The idea of using capital as an estimate of confidence has a strange kind of circular relationship with online machine learning. On the one hand, regret-minimization algorithms (e.g. for sequential investing) give us betting strategies which are useful for testing-by-betting. On the other hand, you can construct general online learning algorithms if you view the prediction problem as a betting problem. Larger bets correspond to larger learning rates, so, in effect, you naturally adapt your learning rate to your confidence level. This whole circular relationship, it seems, has been under-explored.

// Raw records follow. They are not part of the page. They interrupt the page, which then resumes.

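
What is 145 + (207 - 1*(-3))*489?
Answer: 102835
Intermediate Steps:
145 + (207 - 1*(-3))*489 = 145 + (207 + 3)*489 = 145 + 210*489 = 145 + 102690 = 102835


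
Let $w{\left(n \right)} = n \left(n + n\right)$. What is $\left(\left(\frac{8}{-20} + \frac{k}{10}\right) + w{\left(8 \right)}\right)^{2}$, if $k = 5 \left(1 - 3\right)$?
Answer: $\frac{400689}{25} \approx 16028.0$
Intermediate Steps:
$k = -10$ ($k = 5 \left(1 + \left(-5 + 2\right)\right) = 5 \left(1 - 3\right) = 5 \left(-2\right) = -10$)
$w{\left(n \right)} = 2 n^{2}$ ($w{\left(n \right)} = n 2 n = 2 n^{2}$)
$\left(\left(\frac{8}{-20} + \frac{k}{10}\right) + w{\left(8 \right)}\right)^{2} = \left(\left(\frac{8}{-20} - \frac{10}{10}\right) + 2 \cdot 8^{2}\right)^{2} = \left(\left(8 \left(- \frac{1}{20}\right) - 1\right) + 2 \cdot 64\right)^{2} = \left(\left(- \frac{2}{5} - 1\right) + 128\right)^{2} = \left(- \frac{7}{5} + 128\right)^{2} = \left(\frac{633}{5}\right)^{2} = \frac{400689}{25}$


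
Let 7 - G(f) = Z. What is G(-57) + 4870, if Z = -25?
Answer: 4902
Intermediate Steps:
G(f) = 32 (G(f) = 7 - 1*(-25) = 7 + 25 = 32)
G(-57) + 4870 = 32 + 4870 = 4902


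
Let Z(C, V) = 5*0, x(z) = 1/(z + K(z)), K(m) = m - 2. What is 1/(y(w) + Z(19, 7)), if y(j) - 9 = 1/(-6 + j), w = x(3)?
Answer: 23/203 ≈ 0.11330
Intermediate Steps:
K(m) = -2 + m
x(z) = 1/(-2 + 2*z) (x(z) = 1/(z + (-2 + z)) = 1/(-2 + 2*z))
w = ¼ (w = 1/(2*(-1 + 3)) = (½)/2 = (½)*(½) = ¼ ≈ 0.25000)
y(j) = 9 + 1/(-6 + j)
Z(C, V) = 0
1/(y(w) + Z(19, 7)) = 1/((-53 + 9*(¼))/(-6 + ¼) + 0) = 1/((-53 + 9/4)/(-23/4) + 0) = 1/(-4/23*(-203/4) + 0) = 1/(203/23 + 0) = 1/(203/23) = 23/203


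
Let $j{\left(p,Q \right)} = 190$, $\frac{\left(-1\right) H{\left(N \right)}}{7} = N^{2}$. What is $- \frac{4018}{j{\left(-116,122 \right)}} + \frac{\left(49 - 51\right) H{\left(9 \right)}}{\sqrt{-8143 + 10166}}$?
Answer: $- \frac{2009}{95} + \frac{162 \sqrt{7}}{17} \approx 4.0651$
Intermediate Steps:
$H{\left(N \right)} = - 7 N^{2}$
$- \frac{4018}{j{\left(-116,122 \right)}} + \frac{\left(49 - 51\right) H{\left(9 \right)}}{\sqrt{-8143 + 10166}} = - \frac{4018}{190} + \frac{\left(49 - 51\right) \left(- 7 \cdot 9^{2}\right)}{\sqrt{-8143 + 10166}} = \left(-4018\right) \frac{1}{190} + \frac{\left(-2\right) \left(\left(-7\right) 81\right)}{\sqrt{2023}} = - \frac{2009}{95} + \frac{\left(-2\right) \left(-567\right)}{17 \sqrt{7}} = - \frac{2009}{95} + 1134 \frac{\sqrt{7}}{119} = - \frac{2009}{95} + \frac{162 \sqrt{7}}{17}$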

I hope to continue investigating these questions. But even if I end up not specializing in the analysis of betting games (as I said earlier, this stuff is tough!), I think there is a broad lesson to be learned about the power of multiplicative weight updates to robustly track confidence in competing hypotheses as data is received online. Arora et al. may have been really understating the case when they wrote in 2012:
We feel that [multiplicative weights] and its analysis are simple and useful enough that they should be viewed as a basic tool taught to all algorithms students together with divide-and-conquer, dynamic programming, random sampling, and the like.
Maybe, in our era of DraftKings and Polymarket, all multiplicative weights needed was a rebranding in gambling terms.
But maybe this is much deeper than a rebranding or reinvigoration of a style of algorithm. Maybe eventually, this line of thinking will deliver a hard blow to measure-theoretic probability and the view, held implicitly or explicitly in so many domains, that Nature “plays dice” with the universe.